Having already defied the odds in returning from Tommy John surgery in his late 30s, Verlander can now turn his attention to more general achievements in longevity. He has publicly stated an interest in joining the 300 win club — which hasn’t welcomed a new member since Randy Johnson in 2009. Verlander, currently at 241, would need to pitch well, for a winner, into his 40s to make it happen.
That’s looking more plausible every day. Last week, he logged his 130th inning of 2022, opening a $25 million player option to stay with the Astros in 2023. His Houston teammates have long seen hints of another ageless superstar in the 6-foot-5 hurler.
“That’s Verlander: the Tom Brady of baseball,” Alex Bregman told the New York Times in 2019.
Back before the surgery and his current comeback, Verlander was already focused on health habits he thought could help him and his teammates play their best, like sleeping 10 hours a night. Maybe all of that will add up to two extra years of greatness, maybe it will add up to five.
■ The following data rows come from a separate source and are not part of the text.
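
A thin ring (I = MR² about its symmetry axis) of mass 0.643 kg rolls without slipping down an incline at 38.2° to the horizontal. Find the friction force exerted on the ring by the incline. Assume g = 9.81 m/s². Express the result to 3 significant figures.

f ≈ 1.95 N

The moment of inertia is MR², giving k ≡ I/(MR²) = 1.
Translational: Mg sinθ − f = Ma. Rotational about the CM: fR = Iα = kMRa, so f = kMa.
Combining, a = g sinθ/(1+k) and f = kMa = kMg sinθ/(1+k).
f = 1 × 0.643 × 9.81 × sin38.2° / 2 ≈ 1.95 N.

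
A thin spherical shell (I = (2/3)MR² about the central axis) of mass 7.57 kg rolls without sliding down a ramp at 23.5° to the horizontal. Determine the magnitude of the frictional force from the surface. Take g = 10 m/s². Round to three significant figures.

The moment of inertia is (2/3)MR², giving k ≡ I/(MR²) = 2/3.
Translational: Mg sinθ − f = Ma. Rotational about the CM: fR = Iα = kMRa, so f = kMa.
Combining, a = g sinθ/(1+k) and f = kMa = kMg sinθ/(1+k).
f = (2/3) × 7.57 × 10 × sin23.5° / 1.667 ≈ 12.1 N.

f ≈ 12.1 N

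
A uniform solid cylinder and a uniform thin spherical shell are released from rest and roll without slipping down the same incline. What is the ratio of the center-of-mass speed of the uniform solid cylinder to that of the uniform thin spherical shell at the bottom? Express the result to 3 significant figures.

v_ratio ≈ 1.05

Each satisfies Mgh = ½(1+k)Mv² with k = I/(MR²), so v ∝ 1/√(1+k).
For the uniform solid cylinder k = 0.5; for the uniform thin spherical shell k = 2/3.
v₁/v₂ = √((1+k₂)/(1+k₁)) = √(1.667/1.5) ≈ 1.05.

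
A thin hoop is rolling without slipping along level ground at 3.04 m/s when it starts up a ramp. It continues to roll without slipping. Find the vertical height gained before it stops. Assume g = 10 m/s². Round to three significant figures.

With I = MR², the ratio k = I/(MR²) is 1.
Since it rolls without slipping, ω = v/R and KE = ½Mv² + ½Iω² = ½(1+k)Mv² = Mv².
At the top the kinetic energy is zero, so Mv₀² = Mgh.
Thus h = (1+k)v₀²/(2g) = 2 × 3.04² / (2 × 10) ≈ 0.924 m.

h ≈ 0.924 m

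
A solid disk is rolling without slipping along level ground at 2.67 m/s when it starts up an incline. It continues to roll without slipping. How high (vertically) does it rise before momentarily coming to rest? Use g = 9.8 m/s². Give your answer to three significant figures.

The moment of inertia is (1/2)MR², giving k ≡ I/(MR²) = 0.5.
Rolling without slipping gives ω = v/R, so the total kinetic energy is ½Mv² + ½Iω² = ½(1+k)Mv² = (3/4)Mv².
All of this converts to potential energy at the highest point: (3/4)Mv₀² = Mgh.
Thus h = (1+k)v₀²/(2g) = 1.5 × 2.67² / (2 × 9.8) ≈ 0.546 m.

h ≈ 0.546 m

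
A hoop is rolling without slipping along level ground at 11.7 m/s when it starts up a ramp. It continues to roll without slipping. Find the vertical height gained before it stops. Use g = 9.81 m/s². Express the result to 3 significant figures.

With I = MR², the ratio k = I/(MR²) is 1.
Rolling without slipping gives ω = v/R, so the total kinetic energy is ½Mv² + ½Iω² = ½(1+k)Mv² = Mv².
All of this converts to potential energy at the highest point: Mv₀² = Mgh.
Thus h = (1+k)v₀²/(2g) = 2 × 11.7² / (2 × 9.81) ≈ 14.0 m.

h ≈ 14.0 m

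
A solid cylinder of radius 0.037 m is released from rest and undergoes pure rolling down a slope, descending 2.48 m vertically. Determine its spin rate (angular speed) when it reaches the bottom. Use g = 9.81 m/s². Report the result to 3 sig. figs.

ω ≈ 154 rad/s

With I = (1/2)MR², the ratio k = I/(MR²) is 0.5.
Rolling without slipping gives ω = v/R, so the total kinetic energy is ½Mv² + ½Iω² = ½(1+k)Mv² = (3/4)Mv².
Energy conservation Mgh = ½(1+k)Mv² gives v = √(2gh/(1+k)) = √(2 × 9.81 × 2.48 / 1.5) = 5.695 m/s.
The angular speed follows from ω = v/R = 5.695/0.037 ≈ 154 rad/s.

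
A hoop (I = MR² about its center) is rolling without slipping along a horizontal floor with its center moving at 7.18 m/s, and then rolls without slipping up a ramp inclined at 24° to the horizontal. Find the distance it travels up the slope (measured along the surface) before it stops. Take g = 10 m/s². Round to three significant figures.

d ≈ 12.7 m

The moment of inertia is MR², giving k ≡ I/(MR²) = 1.
Rolling without slipping gives ω = v/R, so the total kinetic energy is ½Mv² + ½Iω² = ½(1+k)Mv² = Mv².
Setting this equal to Mgh gives the vertical rise h = (1+k)v₀²/(2g) = 2×7.18²/(2×10) = 5.155 m.
The distance along the slope is d = h/sinθ = 5.155/sin24° ≈ 12.7 m.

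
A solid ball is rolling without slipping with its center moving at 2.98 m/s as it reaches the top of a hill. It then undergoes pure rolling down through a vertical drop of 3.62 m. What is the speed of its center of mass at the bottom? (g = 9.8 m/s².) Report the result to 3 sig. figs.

The moment of inertia is (2/5)MR², giving k ≡ I/(MR²) = 0.4.
Since it rolls without slipping, ω = v/R and KE = ½Mv² + ½Iω² = ½(1+k)Mv² = (7/10)Mv².
Conserving energy between top and bottom: (7/10)Mv² = (7/10)Mv₀² + Mgh, hence v² = v₀² + 2gh/(1+k).
v = √(2.98² + 2×9.8×3.62/1.4) = √59.56 ≈ 7.72 m/s.

v ≈ 7.72 m/s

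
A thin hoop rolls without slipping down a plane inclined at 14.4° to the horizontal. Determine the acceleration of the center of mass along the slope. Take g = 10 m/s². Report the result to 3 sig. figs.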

I can’t help thinking of his preternatural, inexplicable ability to reserve his best stuff for crunch time. Can’t help but notice that he found a velocity bump over the past month or so, and has recently been throwing harder than he did in 2019.
If anyone can accelerate to the finish line, it’s Verlander. He just may be the only one who knows where the finish line is, and how much excellence he has saved up in the tank.